Just these racing thoughts of you and I
Maybe I don’t know love, but I do know I’ve always been interested in love, dreams, thought, mentality I guess. And I’ve always thought it was a bit outlandish because as I was raised none of this was ever made to seem vital. To people I knew it was probably a cultish thought to think as I did. Come to find out now that mentality is all of that. How you feel apparently does affect the world more than you think.
So do you sometimes wonder what a dream is and how it gets so lost but we're still in this sleep. This endless dream breeding amidst nothing but cordless lights; the mind that changes constantly according to the moving sun is sometimes trapped by an ego, one that sadly can't be moved nor can it be touched by the lightest gaze, one you can say from a child's eyes and we all know, yes we all know how the child's eyes affect even the purest evil amongst us. Someday we’ll wonder why we didn't just come back and let ourselves fall deeply succumb to lazy thoughts and wistful ideas. Is it so bad to come to your knees at the soft voices that sing to you, Yes let yourself get lost just this one time to prove your sensitivity to whomever it is you’d prefer to please.
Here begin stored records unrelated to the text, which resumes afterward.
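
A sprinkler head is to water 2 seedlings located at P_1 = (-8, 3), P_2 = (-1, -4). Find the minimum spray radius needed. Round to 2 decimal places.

4.95

The smallest circle enclosing two points has them as diameter endpoints.
Centre = midpoint = (-4.5, -0.5); r² = |P_1P_2|²/4 = 98/4 = 24.5.
r = √(24.5) ≈ 4.95.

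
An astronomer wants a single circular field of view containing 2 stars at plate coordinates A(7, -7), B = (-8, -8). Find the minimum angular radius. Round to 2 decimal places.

The smallest circle enclosing two points has them as diameter endpoints.
Centre = midpoint = (-0.5, -7.5); r² = |AB|²/4 = 226/4 = 56.5.
r = √(56.5) ≈ 7.52.

7.52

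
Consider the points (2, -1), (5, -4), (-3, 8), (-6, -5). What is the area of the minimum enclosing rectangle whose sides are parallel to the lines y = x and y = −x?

In coordinates u = x + y, v = x − y the rectangle is axis-aligned; the map (x,y)→(u,v) scales areas by 2.
u-values: 1, 1, 5, -11; range = 5 − (-11) = 16.
v-values: 3, 9, -11, -1; range = 9 − (-11) = 20.
Area = (16 × 20) / 2 = 160.

160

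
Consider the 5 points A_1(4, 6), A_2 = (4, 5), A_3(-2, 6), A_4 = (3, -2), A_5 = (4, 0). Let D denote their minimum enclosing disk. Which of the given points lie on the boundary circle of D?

A_1, A_3, A_4

The minimum enclosing circle is determined by three boundary points: A_1, A_3, A_4.
Their circumcentre is (1, 2.3125) with r² = 22.59765625.
The farthest remaining point A_2 is at distance² 16.22265625 ≤ 22.59765625.
The points at distance exactly r from the centre are A_1, A_3, A_4 — 3 points.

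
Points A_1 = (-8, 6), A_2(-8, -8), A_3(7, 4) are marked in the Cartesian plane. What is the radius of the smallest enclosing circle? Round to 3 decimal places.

9.690

Side lengths²: A_1A_2² = 196, A_1A_3² = 229, A_2A_3² = 369.
Since A_2A_3² = 369 < 229 + 196 = 425, the triangle is acute, so the smallest enclosing circle is the circumcircle.
Circumcentre = (-1.3, -1), r² = 93.89.
r = √(93.89) ≈ 9.690.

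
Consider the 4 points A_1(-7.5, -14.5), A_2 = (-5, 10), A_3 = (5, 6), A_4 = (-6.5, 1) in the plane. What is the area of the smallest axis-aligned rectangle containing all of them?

x ranges over [-7.5, 5], width 12.5.
y ranges over [-14.5, 10], height 24.5.
Area = 12.5 × 24.5 = 306.25.

306.25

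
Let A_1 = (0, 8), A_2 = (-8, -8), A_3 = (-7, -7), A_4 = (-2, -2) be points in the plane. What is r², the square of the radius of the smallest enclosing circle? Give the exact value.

80

The farthest pair is A_1–A_2 with squared distance 320. The circle on this segment as diameter has centre (-4, 0) and r² = 320/4 = 80.
Check A_3: distance² to centre = 58 ≤ 80, so it lies inside.
All remaining points lie in this disk, and no smaller disk contains both endpoints, so this is the minimum enclosing circle.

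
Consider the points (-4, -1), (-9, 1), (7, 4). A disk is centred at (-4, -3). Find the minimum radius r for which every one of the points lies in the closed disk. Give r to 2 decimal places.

13.04

The required radius is the distance from (-4, -3) to the farthest point.
Squared distances: 4, 41, 170.
Maximum is 170, attained at (7, 4).
r = √170 ≈ 13.04.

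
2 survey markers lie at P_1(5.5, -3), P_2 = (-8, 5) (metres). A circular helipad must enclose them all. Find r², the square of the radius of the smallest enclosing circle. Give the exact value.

61.5625

The smallest circle enclosing two points has them as diameter endpoints.
Centre = midpoint = (-1.25, 1); r² = |P_1P_2|²/4 = 246.25/4 = 61.5625.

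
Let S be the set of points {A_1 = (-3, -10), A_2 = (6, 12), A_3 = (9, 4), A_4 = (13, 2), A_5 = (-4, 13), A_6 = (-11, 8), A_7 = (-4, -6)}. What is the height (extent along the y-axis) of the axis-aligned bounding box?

23

max y = 13, min y = -10, so height = 23.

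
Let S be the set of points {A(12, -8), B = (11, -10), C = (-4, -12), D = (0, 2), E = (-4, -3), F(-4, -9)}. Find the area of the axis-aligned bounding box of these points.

224

x ranges over [-4, 12], width 16.
y ranges over [-12, 2], height 14.
Area = 16 × 14 = 224.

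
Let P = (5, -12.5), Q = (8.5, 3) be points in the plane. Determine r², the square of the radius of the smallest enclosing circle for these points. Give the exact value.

63.125

The smallest circle enclosing two points has them as diameter endpoints.
Centre = midpoint = (6.75, -4.75); r² = |PQ|²/4 = 252.5/4 = 63.125.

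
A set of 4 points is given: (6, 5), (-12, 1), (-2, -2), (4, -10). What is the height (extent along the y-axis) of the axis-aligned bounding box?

15

max y = 5, min y = -10, so height = 15.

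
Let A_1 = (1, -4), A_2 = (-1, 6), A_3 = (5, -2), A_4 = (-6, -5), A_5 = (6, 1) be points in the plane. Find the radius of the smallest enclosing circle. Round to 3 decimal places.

The minimum enclosing circle of a finite set is fixed by two of the points (as a diameter) or three (as a circumcircle).
The minimum enclosing circle is determined by three boundary points: A_2, A_4, A_5.
Their circumcentre is (-10/17, -14/17) with r² = 13505/289.
The farthest remaining point A_3 is at distance² 9425/289 ≤ 13505/289.
r = √(13505/289) ≈ 6.836.

6.836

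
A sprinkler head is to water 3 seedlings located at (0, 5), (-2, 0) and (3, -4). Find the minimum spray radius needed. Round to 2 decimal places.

4.74

Call the three points A, B, C in the order given.
Side lengths²: AB² = 29, AC² = 90, BC² = 41.
Since AC² = 90 ≥ 41 + 29 = 70, the angle opposite AC is not acute, so the smallest enclosing circle has AC as diameter.
Centre = midpoint of AC = (1.5, 0.5), r² = 90/4 = 22.5.
r = √(22.5) ≈ 4.74.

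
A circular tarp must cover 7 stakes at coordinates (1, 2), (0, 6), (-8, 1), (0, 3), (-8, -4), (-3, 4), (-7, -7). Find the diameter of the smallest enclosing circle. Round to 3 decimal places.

14.765

The minimum enclosing circle of a finite set is fixed by two of the points (as a diameter) or three (as a circumcircle).
The farthest pair is (0, 6)–(-7, -7) with squared distance 218. The circle on this segment as diameter has centre (-3.5, -0.5) and r² = 218/4 = 54.5.
Check (1, 2): distance² to centre = 26.5 ≤ 54.5, so it lies inside.
All remaining points lie in this disk, and no smaller disk contains both endpoints, so this is the minimum enclosing circle.
Diameter = 2r = 2√(54.5) ≈ 14.765.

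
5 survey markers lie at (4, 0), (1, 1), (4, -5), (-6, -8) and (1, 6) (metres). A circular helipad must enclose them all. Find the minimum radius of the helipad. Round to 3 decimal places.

By Welzl's lemma the MEC is supported by two points (diametrically opposite) or three points (on a circumcircle).
The farthest pair is (-6, -8)–(1, 6) with squared distance 245. The circle on this segment as diameter has centre (-2.5, -1) and r² = 245/4 = 61.25.
Check (4, 0): distance² to centre = 43.25 ≤ 61.25, so it lies inside.
All remaining points lie in this disk, and no smaller disk contains both endpoints, so this is the minimum enclosing circle.
r = √(61.25) ≈ 7.826.

7.826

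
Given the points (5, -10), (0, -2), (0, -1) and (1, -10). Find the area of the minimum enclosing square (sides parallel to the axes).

81

The bounding box has width 5 and height 9.
An axis-aligned square enclosing the set must have side ≥ max(width, height).
So the minimum side is max(5, 9) = 9.
Area = 9² = 81.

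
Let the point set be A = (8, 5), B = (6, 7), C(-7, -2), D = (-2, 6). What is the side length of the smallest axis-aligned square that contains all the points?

The bounding box has width 15 and height 9.
An axis-aligned square enclosing the set must have side ≥ max(width, height).
So the minimum side is max(15, 9) = 15.

15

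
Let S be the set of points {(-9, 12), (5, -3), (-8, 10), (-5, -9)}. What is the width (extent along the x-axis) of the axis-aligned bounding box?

max x = 5, min x = -9, so width = 14.

14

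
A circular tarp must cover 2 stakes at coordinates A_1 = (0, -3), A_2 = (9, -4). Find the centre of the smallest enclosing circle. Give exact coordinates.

The smallest circle enclosing two points has them as diameter endpoints.
Centre = midpoint = (4.5, -3.5); r² = |A_1A_2|²/4 = 82/4 = 20.5.
Centre = (4.5, -3.5).

(4.5, -3.5)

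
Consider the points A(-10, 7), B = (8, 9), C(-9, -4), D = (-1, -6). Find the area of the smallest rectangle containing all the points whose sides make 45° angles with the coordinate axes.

330

In coordinates u = x + y, v = x − y the rectangle is axis-aligned; the map (x,y)→(u,v) scales areas by 2.
u-values: -3, 17, -13, -7; range = 17 − (-13) = 30.
v-values: -17, -1, -5, 5; range = 5 − (-17) = 22.
Area = (30 × 22) / 2 = 330.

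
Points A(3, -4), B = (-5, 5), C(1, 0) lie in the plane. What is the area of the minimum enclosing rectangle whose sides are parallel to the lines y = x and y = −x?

17

In coordinates u = x + y, v = x − y the rectangle is axis-aligned; the map (x,y)→(u,v) scales areas by 2.
u-values: -1, 0, 1; range = 1 − (-1) = 2.
v-values: 7, -10, 1; range = 7 − (-10) = 17.
Area = (2 × 17) / 2 = 17.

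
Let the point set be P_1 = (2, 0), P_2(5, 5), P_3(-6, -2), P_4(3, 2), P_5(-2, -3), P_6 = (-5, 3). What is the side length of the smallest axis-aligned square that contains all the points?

The bounding box has width 11 and height 8.
An axis-aligned square enclosing the set must have side ≥ max(width, height).
So the minimum side is max(11, 8) = 11.

11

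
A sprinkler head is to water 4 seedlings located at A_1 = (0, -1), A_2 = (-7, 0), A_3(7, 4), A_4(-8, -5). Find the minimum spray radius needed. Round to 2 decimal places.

A smallest enclosing disk is always determined by at most three of the input points on its boundary.
The farthest pair is A_3–A_4 with squared distance 306. The circle on this segment as diameter has centre (-0.5, -0.5) and r² = 306/4 = 76.5.
Check A_1: distance² to centre = 0.5 ≤ 76.5, so it lies inside.
All remaining points lie in this disk, and no smaller disk contains both endpoints, so this is the minimum enclosing circle.
r = √(76.5) ≈ 8.75.

8.75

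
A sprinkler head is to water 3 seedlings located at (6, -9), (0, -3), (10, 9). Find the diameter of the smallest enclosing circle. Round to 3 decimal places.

Call the three points A, B, C in the order given.
Side lengths²: AB² = 72, AC² = 340, BC² = 244.
Since AC² = 340 ≥ 244 + 72 = 316, the angle opposite AC is not acute, so the smallest enclosing circle has AC as diameter.
Centre = midpoint of AC = (8, 0), r² = 340/4 = 85.
Diameter = 2r = 2√85 ≈ 18.439.

18.439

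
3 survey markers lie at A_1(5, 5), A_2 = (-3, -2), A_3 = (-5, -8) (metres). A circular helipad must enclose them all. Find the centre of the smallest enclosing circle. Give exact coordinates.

Side lengths²: A_1A_2² = 113, A_1A_3² = 269, A_2A_3² = 40.
Since A_1A_3² = 269 ≥ 113 + 40 = 153, the angle opposite A_1A_3 is not acute, so the smallest enclosing circle has A_1A_3 as diameter.
Centre = midpoint of A_1A_3 = (0, -1.5), r² = 269/4 = 67.25.
Centre = (0, -1.5).

(0, -1.5)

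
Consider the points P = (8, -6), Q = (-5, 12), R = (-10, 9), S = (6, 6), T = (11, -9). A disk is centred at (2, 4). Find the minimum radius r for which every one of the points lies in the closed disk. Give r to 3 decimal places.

The required radius is the distance from (2, 4) to the farthest point.
Squared distances: 136, 113, 169, 20, 250.
Maximum is 250, attained at T.
r = √250 ≈ 15.811.

15.811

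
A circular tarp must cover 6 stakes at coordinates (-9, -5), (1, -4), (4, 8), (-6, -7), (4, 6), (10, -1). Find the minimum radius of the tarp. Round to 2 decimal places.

A smallest enclosing disk is always determined by at most three of the input points on its boundary.
The minimum enclosing circle is determined by three boundary points: (-9, -5), (4, 8), (10, -1).
Their circumcentre is (0.1, -1.1) with r² = 98.02.
The farthest remaining point (-6, -7) is at distance² 72.02 ≤ 98.02.
r = √(98.02) ≈ 9.90.

9.90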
This song I hear about this man who refuses to be moved was a noise yesterday roaring from the mouths of many. There’s a bit too much cascading through me, my bones are vibrating with the movements of the thundering feet pacing back and forth. Lets go to points a's and to point's b’s, we, we're just moving in a circle, let's touch each other, and graze our shoulders slowly if not lovingly, hoping one day this accident might be the one that saves us from the more fatal one waiting for us later. I call you when I’m feeling it's the best time, no, I don't it was by dream, not luck that you received this call from me, and you woke up realized you were missing me, but it was wasn't me, it was this moment.
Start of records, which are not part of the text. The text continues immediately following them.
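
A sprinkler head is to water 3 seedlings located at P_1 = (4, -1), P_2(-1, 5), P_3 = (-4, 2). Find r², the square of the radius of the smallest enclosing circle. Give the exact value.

4453/242

Side lengths²: P_1P_2² = 61, P_1P_3² = 73, P_2P_3² = 18.
Since P_1P_3² = 73 < 61 + 18 = 79, the triangle is acute, so the smallest enclosing circle is the circumcircle.
Circumcentre = (3/22, 19/22), r² = 4453/242.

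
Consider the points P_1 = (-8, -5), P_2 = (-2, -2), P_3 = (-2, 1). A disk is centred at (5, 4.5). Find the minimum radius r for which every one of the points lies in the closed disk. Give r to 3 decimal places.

16.101

The required radius is the distance from (5, 4.5) to the farthest point.
Squared distances: 259.25, 91.25, 61.25.
Maximum is 259.25, attained at P_1.
r = √(259.25) ≈ 16.101.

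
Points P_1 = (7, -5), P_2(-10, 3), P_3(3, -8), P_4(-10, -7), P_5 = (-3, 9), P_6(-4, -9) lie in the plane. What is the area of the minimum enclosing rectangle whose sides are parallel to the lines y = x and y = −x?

287.5

In coordinates u = x + y, v = x − y the rectangle is axis-aligned; the map (x,y)→(u,v) scales areas by 2.
u-values: 2, -7, -5, -17, 6, -13; range = 6 − (-17) = 23.
v-values: 12, -13, 11, -3, -12, 5; range = 12 − (-13) = 25.
Area = (23 × 25) / 2 = 287.5.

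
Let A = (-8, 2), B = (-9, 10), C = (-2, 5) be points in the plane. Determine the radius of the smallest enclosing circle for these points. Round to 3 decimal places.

4.561

Side lengths²: AB² = 65, AC² = 45, BC² = 74.
Since BC² = 74 < 65 + 45 = 110, the triangle is acute, so the smallest enclosing circle is the circumcircle.
Circumcentre = (-217/34, 213/34), r² = 12025/578.
r = √(12025/578) ≈ 4.561.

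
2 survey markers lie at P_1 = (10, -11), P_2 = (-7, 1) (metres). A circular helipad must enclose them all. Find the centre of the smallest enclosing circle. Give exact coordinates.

The smallest circle enclosing two points has them as diameter endpoints.
Centre = midpoint = (1.5, -5); r² = |P_1P_2|²/4 = 433/4 = 108.25.
Centre = (1.5, -5).

(1.5, -5)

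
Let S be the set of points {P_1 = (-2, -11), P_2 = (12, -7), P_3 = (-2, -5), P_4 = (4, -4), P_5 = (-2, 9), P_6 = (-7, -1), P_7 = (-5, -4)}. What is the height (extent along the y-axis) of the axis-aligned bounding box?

20

max y = 9, min y = -11, so height = 20.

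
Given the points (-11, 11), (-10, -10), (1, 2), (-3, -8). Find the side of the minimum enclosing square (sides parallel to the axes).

The bounding box has width 12 and height 21.
An axis-aligned square enclosing the set must have side ≥ max(width, height).
So the minimum side is max(12, 21) = 21.

21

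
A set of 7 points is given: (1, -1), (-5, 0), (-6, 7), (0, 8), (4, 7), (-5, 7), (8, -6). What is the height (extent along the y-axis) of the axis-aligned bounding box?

14

max y = 8, min y = -6, so height = 14.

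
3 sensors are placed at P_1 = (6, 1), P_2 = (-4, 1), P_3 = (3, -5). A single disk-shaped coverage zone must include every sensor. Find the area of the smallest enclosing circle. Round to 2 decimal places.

83.45

Side lengths²: P_1P_2² = 100, P_1P_3² = 45, P_2P_3² = 85.
Since P_1P_2² = 100 < 85 + 45 = 130, the triangle is acute, so the smallest enclosing circle is the circumcircle.
Circumcentre = (1, -0.25), r² = 26.5625.
Area = π·r² = π·26.5625 ≈ 83.45.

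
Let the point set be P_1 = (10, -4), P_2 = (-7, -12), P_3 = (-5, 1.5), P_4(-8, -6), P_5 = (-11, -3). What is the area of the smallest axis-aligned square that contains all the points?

441

The bounding box has width 21 and height 13.5.
An axis-aligned square enclosing the set must have side ≥ max(width, height).
So the minimum side is max(21, 13.5) = 21.
Area = 21² = 441.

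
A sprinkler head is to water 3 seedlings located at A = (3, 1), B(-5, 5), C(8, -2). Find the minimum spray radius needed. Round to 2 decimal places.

7.38

Side lengths²: AB² = 80, AC² = 34, BC² = 218.
Since BC² = 218 ≥ 80 + 34 = 114, the angle opposite BC is not acute, so the smallest enclosing circle has BC as diameter.
Centre = midpoint of BC = (1.5, 1.5), r² = 218/4 = 54.5.
r = √(54.5) ≈ 7.38.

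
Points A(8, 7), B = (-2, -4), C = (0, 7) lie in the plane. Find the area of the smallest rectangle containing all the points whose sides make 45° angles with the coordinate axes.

94.5

In coordinates u = x + y, v = x − y the rectangle is axis-aligned; the map (x,y)→(u,v) scales areas by 2.
u-values: 15, -6, 7; range = 15 − (-6) = 21.
v-values: 1, 2, -7; range = 2 − (-7) = 9.
Area = (21 × 9) / 2 = 94.5.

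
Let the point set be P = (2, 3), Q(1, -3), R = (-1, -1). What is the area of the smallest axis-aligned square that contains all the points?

The bounding box has width 3 and height 6.
An axis-aligned square enclosing the set must have side ≥ max(width, height).
So the minimum side is max(3, 6) = 6.
Area = 6² = 36.

36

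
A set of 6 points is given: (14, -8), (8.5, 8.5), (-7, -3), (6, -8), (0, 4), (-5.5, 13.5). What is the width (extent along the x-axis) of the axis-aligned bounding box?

max x = 14, min x = -7, so width = 21.

21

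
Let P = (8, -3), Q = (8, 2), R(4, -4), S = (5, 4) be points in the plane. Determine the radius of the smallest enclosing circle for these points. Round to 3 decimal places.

A smallest enclosing disk is always determined by at most three of the input points on its boundary.
The minimum enclosing circle is determined by three boundary points: P, R, S.
Their circumcentre is (319/62, -5/62) with r² = 32045/1922.
The farthest remaining point Q is at distance² 23985/1922 ≤ 32045/1922.
r = √(32045/1922) ≈ 4.083.

4.083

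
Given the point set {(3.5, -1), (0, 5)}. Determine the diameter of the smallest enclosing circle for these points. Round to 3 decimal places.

6.946

The smallest circle enclosing two points has them as diameter endpoints.
Centre = midpoint = (1.75, 2); r² = |(3.5, -1)−(0, 5)|²/4 = 48.25/4 = 12.0625.
Diameter = 2r = 2√(12.0625) ≈ 6.946.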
You awaken to knowing that the time that stood between us captured in its own focus of relative yearning. We were not moving, tell them all we're not moving, here is where we'll find ourselves thousands of years from now when our bones collide as branches charring our barks off each other only to find the familiar rub of my skin against yours, your lips sinking into mine, our drying leaves brushing remnant love off and pushing time deeper into each other. We can decay together you and I my love to find ourselves drops of ice in thin clouds, waiting to shatter the earth with our still brightness. Going back to busy street to find the same crack in the pavement we stood upon together so I can fall through once again, join the missing and the mysterious that can’t bring themselves to bare the weight of understanding how simple it is to be. Be the silence that struck a once upon a time on a dark night and a blurry view, still the words that questioned a rising, a quivering of limbs whispering through a tired bus and crowded conversations.
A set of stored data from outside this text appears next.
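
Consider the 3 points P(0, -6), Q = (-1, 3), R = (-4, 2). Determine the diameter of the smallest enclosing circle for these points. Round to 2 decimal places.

9.15

Side lengths²: PQ² = 82, PR² = 80, QR² = 10.
Since PQ² = 82 < 80 + 10 = 90, the triangle is acute, so the smallest enclosing circle is the circumcircle.
Circumcentre = (-8/7, -11/7), r² = 1025/49.
Diameter = 2r = 2√(1025/49) ≈ 9.15.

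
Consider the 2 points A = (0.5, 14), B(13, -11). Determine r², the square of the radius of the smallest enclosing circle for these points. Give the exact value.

The smallest circle enclosing two points has them as diameter endpoints.
Centre = midpoint = (6.75, 1.5); r² = |AB|²/4 = 781.25/4 = 195.3125.

195.3125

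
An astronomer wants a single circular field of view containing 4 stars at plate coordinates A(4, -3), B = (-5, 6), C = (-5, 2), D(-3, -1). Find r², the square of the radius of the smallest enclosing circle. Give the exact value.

40.5

The minimum enclosing circle of a finite set is fixed by two of the points (as a diameter) or three (as a circumcircle).
The farthest pair is A–B with squared distance 162. The circle on this segment as diameter has centre (-0.5, 1.5) and r² = 162/4 = 40.5.
Check C: distance² to centre = 20.5 ≤ 40.5, so it lies inside.
All remaining points lie in this disk, and no smaller disk contains both endpoints, so this is the minimum enclosing circle.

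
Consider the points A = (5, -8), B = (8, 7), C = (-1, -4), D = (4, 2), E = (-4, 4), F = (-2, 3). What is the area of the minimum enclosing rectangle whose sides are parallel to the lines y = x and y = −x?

In coordinates u = x + y, v = x − y the rectangle is axis-aligned; the map (x,y)→(u,v) scales areas by 2.
u-values: -3, 15, -5, 6, 0, 1; range = 15 − (-5) = 20.
v-values: 13, 1, 3, 2, -8, -5; range = 13 − (-8) = 21.
Area = (20 × 21) / 2 = 210.

210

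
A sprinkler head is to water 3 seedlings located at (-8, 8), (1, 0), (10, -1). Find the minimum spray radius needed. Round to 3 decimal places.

10.062

Call the three points A, B, C in the order given.
Side lengths²: AB² = 145, AC² = 405, BC² = 82.
Since AC² = 405 ≥ 145 + 82 = 227, the angle opposite AC is not acute, so the smallest enclosing circle has AC as diameter.
Centre = midpoint of AC = (1, 3.5), r² = 405/4 = 101.25.
r = √(101.25) ≈ 10.062.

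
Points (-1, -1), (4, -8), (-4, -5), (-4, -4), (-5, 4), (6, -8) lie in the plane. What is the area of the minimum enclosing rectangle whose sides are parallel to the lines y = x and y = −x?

In coordinates u = x + y, v = x − y the rectangle is axis-aligned; the map (x,y)→(u,v) scales areas by 2.
u-values: -2, -4, -9, -8, -1, -2; range = -1 − (-9) = 8.
v-values: 0, 12, 1, 0, -9, 14; range = 14 − (-9) = 23.
Area = (8 × 23) / 2 = 92.

92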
This is what I have to do, is let go of my ground and leave your eyes where they are, because I keep coming back to them. I this point A and you this point B keeps me in a circle. We together reside in this unmovable place amongst many rocks and too early dawns, heavenly shakes won’t traumatize this quake enough for I’m still lying thoroughly frozen to a moment, a song, a point at which I realized I could once again stream, and you could plug in to catch a passing glance of what it is we may or may not possess. But you couldn’t hear me any louder, and I couldn’t feel you any softer.